Глубоко обеспокоенная, Эмили попросила объяснений.

– Я объяснюсь, если вы поверите, что только острая заинтересованность в вашем благополучии дает мне основания так говорить.

– Я верю, что так и есть, – подтвердила Эмили.

– Давайте присядем вот под этими деревьями, – предложил граф, заметив внезапную бледность спутницы. – Вы устали.

Они присели на скамейку, и граф продолжил:

– Многие молодые дамы на вашем месте сочли бы мое поведение не столько дружественным, сколько нескромным и даже навязчивым. Однако, узнав ваш характер и благоразумие, я не испытываю подобных опасений: несмотря на наше краткое знакомство, я почувствовал к вам уважение и считаю, что вы заслуживаете счастья. И, надеюсь, его получите.

Эмили тихо вздохнула и в знак благодарности склонила голову. Граф немного помолчал, а потом продолжил:

– Я нахожусь в затруднительной ситуации, однако желание оказать вам важную услугу перевешивает личные соображения.
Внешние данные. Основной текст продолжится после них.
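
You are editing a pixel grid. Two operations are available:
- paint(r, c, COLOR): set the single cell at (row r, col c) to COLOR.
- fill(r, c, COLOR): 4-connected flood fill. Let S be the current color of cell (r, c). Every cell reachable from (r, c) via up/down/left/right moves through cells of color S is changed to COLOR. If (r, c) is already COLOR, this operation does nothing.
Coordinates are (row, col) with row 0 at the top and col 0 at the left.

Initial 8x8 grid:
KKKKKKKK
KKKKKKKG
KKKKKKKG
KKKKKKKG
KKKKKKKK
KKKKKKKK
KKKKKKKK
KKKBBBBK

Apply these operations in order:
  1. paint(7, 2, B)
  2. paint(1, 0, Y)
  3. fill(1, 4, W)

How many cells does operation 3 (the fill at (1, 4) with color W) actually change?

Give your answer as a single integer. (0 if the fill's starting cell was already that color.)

Answer: 55

Derivation:
After op 1 paint(7,2,B):
KKKKKKKK
KKKKKKKG
KKKKKKKG
KKKKKKKG
KKKKKKKK
KKKKKKKK
KKKKKKKK
KKBBBBBK
After op 2 paint(1,0,Y):
KKKKKKKK
YKKKKKKG
KKKKKKKG
KKKKKKKG
KKKKKKKK
KKKKKKKK
KKKKKKKK
KKBBBBBK
After op 3 fill(1,4,W) [55 cells changed]:
WWWWWWWW
YWWWWWWG
WWWWWWWG
WWWWWWWG
WWWWWWWW
WWWWWWWW
WWWWWWWW
WWBBBBBW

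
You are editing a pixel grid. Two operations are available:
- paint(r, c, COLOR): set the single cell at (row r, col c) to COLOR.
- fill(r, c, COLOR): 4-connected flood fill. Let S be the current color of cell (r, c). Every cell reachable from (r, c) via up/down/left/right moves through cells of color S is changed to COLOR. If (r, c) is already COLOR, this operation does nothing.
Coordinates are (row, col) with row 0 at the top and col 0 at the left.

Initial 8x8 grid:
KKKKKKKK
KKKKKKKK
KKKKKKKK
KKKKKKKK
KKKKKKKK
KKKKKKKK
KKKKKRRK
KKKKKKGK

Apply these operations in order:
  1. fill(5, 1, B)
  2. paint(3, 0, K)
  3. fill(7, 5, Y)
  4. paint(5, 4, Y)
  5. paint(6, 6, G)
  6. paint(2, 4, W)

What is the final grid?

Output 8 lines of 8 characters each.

Answer: YYYYYYYY
YYYYYYYY
YYYYWYYY
KYYYYYYY
YYYYYYYY
YYYYYYYY
YYYYYRGY
YYYYYYGY

Derivation:
After op 1 fill(5,1,B) [61 cells changed]:
BBBBBBBB
BBBBBBBB
BBBBBBBB
BBBBBBBB
BBBBBBBB
BBBBBBBB
BBBBBRRB
BBBBBBGB
After op 2 paint(3,0,K):
BBBBBBBB
BBBBBBBB
BBBBBBBB
KBBBBBBB
BBBBBBBB
BBBBBBBB
BBBBBRRB
BBBBBBGB
After op 3 fill(7,5,Y) [60 cells changed]:
YYYYYYYY
YYYYYYYY
YYYYYYYY
KYYYYYYY
YYYYYYYY
YYYYYYYY
YYYYYRRY
YYYYYYGY
After op 4 paint(5,4,Y):
YYYYYYYY
YYYYYYYY
YYYYYYYY
KYYYYYYY
YYYYYYYY
YYYYYYYY
YYYYYRRY
YYYYYYGY
After op 5 paint(6,6,G):
YYYYYYYY
YYYYYYYY
YYYYYYYY
KYYYYYYY
YYYYYYYY
YYYYYYYY
YYYYYRGY
YYYYYYGY
After op 6 paint(2,4,W):
YYYYYYYY
YYYYYYYY
YYYYWYYY
KYYYYYYY
YYYYYYYY
YYYYYYYY
YYYYYRGY
YYYYYYGY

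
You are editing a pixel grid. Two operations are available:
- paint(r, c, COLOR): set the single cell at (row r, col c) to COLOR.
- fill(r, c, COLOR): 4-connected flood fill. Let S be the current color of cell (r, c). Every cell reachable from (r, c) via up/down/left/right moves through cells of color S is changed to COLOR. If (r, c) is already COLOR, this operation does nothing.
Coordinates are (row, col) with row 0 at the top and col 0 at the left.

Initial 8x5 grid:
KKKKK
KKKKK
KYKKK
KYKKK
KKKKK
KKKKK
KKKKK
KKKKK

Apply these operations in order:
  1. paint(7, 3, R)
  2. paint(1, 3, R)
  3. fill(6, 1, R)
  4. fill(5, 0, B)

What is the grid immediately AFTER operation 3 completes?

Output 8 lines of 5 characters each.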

Если эта тема не слишком для вас болезненная, не поведаете ли вы мне, как познакомились с месье Валанкуром?

Эмили коротко рассказала об их случайной встрече, а затем так искренне попросила графа открыть важные сведения, что тот понял ее чувства и задумался, как бы поделикатней рассказать встревоженной слушательнице все, что ему известно, и причинить поменьше страданий.
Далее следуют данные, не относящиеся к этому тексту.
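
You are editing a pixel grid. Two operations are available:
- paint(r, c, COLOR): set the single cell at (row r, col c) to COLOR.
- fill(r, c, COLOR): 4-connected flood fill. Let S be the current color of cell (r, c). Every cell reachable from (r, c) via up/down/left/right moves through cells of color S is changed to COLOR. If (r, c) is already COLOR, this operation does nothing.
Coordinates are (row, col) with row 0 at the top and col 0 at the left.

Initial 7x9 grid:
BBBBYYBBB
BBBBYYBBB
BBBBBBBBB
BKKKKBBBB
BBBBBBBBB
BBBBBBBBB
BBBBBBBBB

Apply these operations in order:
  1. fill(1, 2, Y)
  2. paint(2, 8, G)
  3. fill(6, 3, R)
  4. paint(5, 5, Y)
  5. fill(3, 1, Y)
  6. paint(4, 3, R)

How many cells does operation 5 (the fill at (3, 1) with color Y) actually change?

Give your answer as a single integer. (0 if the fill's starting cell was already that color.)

Answer: 4

Derivation:
After op 1 fill(1,2,Y) [55 cells changed]:
YYYYYYYYY
YYYYYYYYY
YYYYYYYYY
YKKKKYYYY
YYYYYYYYY
YYYYYYYYY
YYYYYYYYY
After op 2 paint(2,8,G):
YYYYYYYYY
YYYYYYYYY
YYYYYYYYG
YKKKKYYYY
YYYYYYYYY
YYYYYYYYY
YYYYYYYYY
After op 3 fill(6,3,R) [58 cells changed]:
RRRRRRRRR
RRRRRRRRR
RRRRRRRRG
RKKKKRRRR
RRRRRRRRR
RRRRRRRRR
RRRRRRRRR
After op 4 paint(5,5,Y):
RRRRRRRRR
RRRRRRRRR
RRRRRRRRG
RKKKKRRRR
RRRRRRRRR
RRRRRYRRR
RRRRRRRRR
After op 5 fill(3,1,Y) [4 cells changed]:
RRRRRRRRR
RRRRRRRRR
RRRRRRRRG
RYYYYRRRR
RRRRRRRRR
RRRRRYRRR
RRRRRRRRR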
– Шевалье и мой сын, – заговорил он наконец, – познакомились в доме у одного товарища-офицера. Там же и я встретился с ним и пригласил к себе. Тогда я еще не подозревал, что он свел знакомство с низкими людьми, жившими грабежом и убивавшими время в кутежах. Я знал нескольких парижских родственников шевалье и считал их репутацию достаточной рекомендацией для близкого знакомства. Но вам плохо? Пожалуй, мне стоит прекратить этот разговор.

– Нет, граф, – возразила Эмили. – Прошу, продолжайте. Я всего лишь расстроена.
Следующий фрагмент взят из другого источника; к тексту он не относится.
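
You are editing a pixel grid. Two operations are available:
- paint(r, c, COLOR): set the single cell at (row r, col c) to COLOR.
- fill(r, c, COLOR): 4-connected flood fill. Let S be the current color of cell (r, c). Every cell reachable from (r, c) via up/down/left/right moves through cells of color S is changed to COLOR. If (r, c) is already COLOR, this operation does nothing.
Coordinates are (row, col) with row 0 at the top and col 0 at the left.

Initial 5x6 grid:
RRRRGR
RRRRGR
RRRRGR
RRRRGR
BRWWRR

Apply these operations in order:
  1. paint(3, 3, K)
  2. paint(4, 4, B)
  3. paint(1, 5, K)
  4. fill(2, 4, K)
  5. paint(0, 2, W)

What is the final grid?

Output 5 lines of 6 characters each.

Answer: RRWRKR
RRRRKK
RRRRKR
RRRKKR
BRWWBR

Derivation:
After op 1 paint(3,3,K):
RRRRGR
RRRRGR
RRRRGR
RRRKGR
BRWWRR
After op 2 paint(4,4,B):
RRRRGR
RRRRGR
RRRRGR
RRRKGR
BRWWBR
After op 3 paint(1,5,K):
RRRRGR
RRRRGK
RRRRGR
RRRKGR
BRWWBR
After op 4 fill(2,4,K) [4 cells changed]:
RRRRKR
RRRRKK
RRRRKR
RRRKKR
BRWWBR
After op 5 paint(0,2,W):
RRWRKR
RRRRKK
RRRRKR
RRRKKR
BRWWBR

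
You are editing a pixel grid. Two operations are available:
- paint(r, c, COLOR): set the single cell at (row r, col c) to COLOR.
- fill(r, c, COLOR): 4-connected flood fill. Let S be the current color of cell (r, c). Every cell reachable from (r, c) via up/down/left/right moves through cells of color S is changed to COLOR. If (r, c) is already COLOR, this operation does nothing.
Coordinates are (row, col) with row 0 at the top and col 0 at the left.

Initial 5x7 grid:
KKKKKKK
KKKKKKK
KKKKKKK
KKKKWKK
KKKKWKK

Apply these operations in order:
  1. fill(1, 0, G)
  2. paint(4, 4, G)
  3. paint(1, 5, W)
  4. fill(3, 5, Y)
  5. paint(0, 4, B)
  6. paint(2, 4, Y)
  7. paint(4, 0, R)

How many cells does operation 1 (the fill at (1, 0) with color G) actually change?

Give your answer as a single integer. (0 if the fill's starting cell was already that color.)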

– «Всего лишь»! – воскликнул граф. – Однако продолжу. Вскоре я услышал, что новые друзья втянули шевалье в разгульную жизнь, из которой он не мог и не хотел вырваться. Пристрастился к игре, тратил крупные суммы за карточным столом и, в конце концов, разорился. Я обратился к его настоящим друзьям, но те заверили, что уже устали его уговаривать и убеждать. Позднее я узнал, что дурная компания посвятила Валанкура во все тайны своего ремесла – тем более что он имел весьма значительный талант в игре – и даже выделила ему долю от своих доходов.

– Не может быть! – внезапно воскликнула Эмили. – Но простите, граф, я сама не знаю, что говорю. Отнесите это на счет моего расстроенного ума. Я должна, обязана верить, что вас ввели в заблуждение: наверняка враги шевалье представили его в искаженном свете.

– Я был бы счастлив согласиться с вами, – ответил граф, – но не могу. Только уверенность в том, что дело обстоит именно так, как я и сказал, а также забота о вашем благополучии заставляют меня повторять столь неприятные вещи.